AT&T today announced three more cities for its 2018 5G buildout – including Charlotte and Raleigh, N.C. and Oklahoma City. The company previously said it would deploy service to a dozen AT&T 5G markets in 2018 and announced that Dallas, Atlanta and Waco would be among those 12.
How much bandwidth customers will get using 5G will depend, in large part, on the spectrum used to support it and AT&T isn’t saying much about that. Asked what bands would be used in the first six AT&T 5G markets, a spokesperson said “[w]e are not ready to talk about specific spectrum bands we will use for 5G beyond mmWave. However, we will use our existing low and mid-band spectrum holdings to deploy 5G beyond our initial deployments in mmWave.”
By “initial deployments,” the company apparently means three initial trial deployments in Waco; Kalamazoo, Mich. and South Bend, Ind. that used millimeter wave spectrum to achieve gigabit speeds. Achieving those speeds doesn’t come easy, though. Deploying service in the millimeter wave band is costly and time-consuming, as spectrum in that band provides relatively short range, requiring cell sites to be deployed more densely than with traditional service.
AT&T early this year said it would be the first to offer mobile 5G service in the U.S., which would occur in 2018 – although service initially will be delivered via a hotspot “puck” because smartphones supporting 5G aren’t expected to be available until 2019, and even then, in limited quantities.
Also today AT&T said it launched LTE-LAA in parts of eight new markets, bringing the company’s total LTE-LAA markets to 15. Additionally, the company noted that its 5G Evolution technology is now live in more than 140 markets.
AT&T 5G Markets
Carriers increasingly have been targeting advanced network deployments for cities that are the easiest to work with when it comes to issues such as rights of way, pole attachment, approval times and fees. It appears that the agreements AT&T negotiated with the three new cities also may have included a clause stating that the mayor would provide a quote for an AT&T press release about the plans.
“Access to 5G technology can make a genuine difference in the lives of families and help assure that Charlotte continues to be such a great place to live, work and play,” said Charlotte Mayor Vi Lyles in the release.

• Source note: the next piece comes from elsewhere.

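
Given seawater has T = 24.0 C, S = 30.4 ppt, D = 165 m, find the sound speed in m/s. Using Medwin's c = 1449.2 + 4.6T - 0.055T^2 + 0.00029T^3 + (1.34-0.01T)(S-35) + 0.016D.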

The mayors of Raleigh and Oklahoma City provided similar quotes.
LAA and 5G Evolution
AT&T initially rolled out LTE-LAA in seven markets in November. LTE-LAA uses unlicensed spectrum to boost the data rates carriers can deliver over licensed networks. AT&T said its network can support theoretical wireless speeds up to 1 Gbps per second on capable devices.
“5G Evolution” is a marketing term that AT&T uses for a combination of advanced technologies including carrier aggregation, 4×4 MIMO and 256 QAM designed to boost wireless data rates. Although the offering doesn’t meet official 5G standards, the company said those technologies will be critical stepping stones to 5G and that they offer a significant speed boost for currently deployed wireless networks.
According to today’s press release, 5G Evolution supports peak theoretical wireless speeds of at least 400 Mbps on capable devices.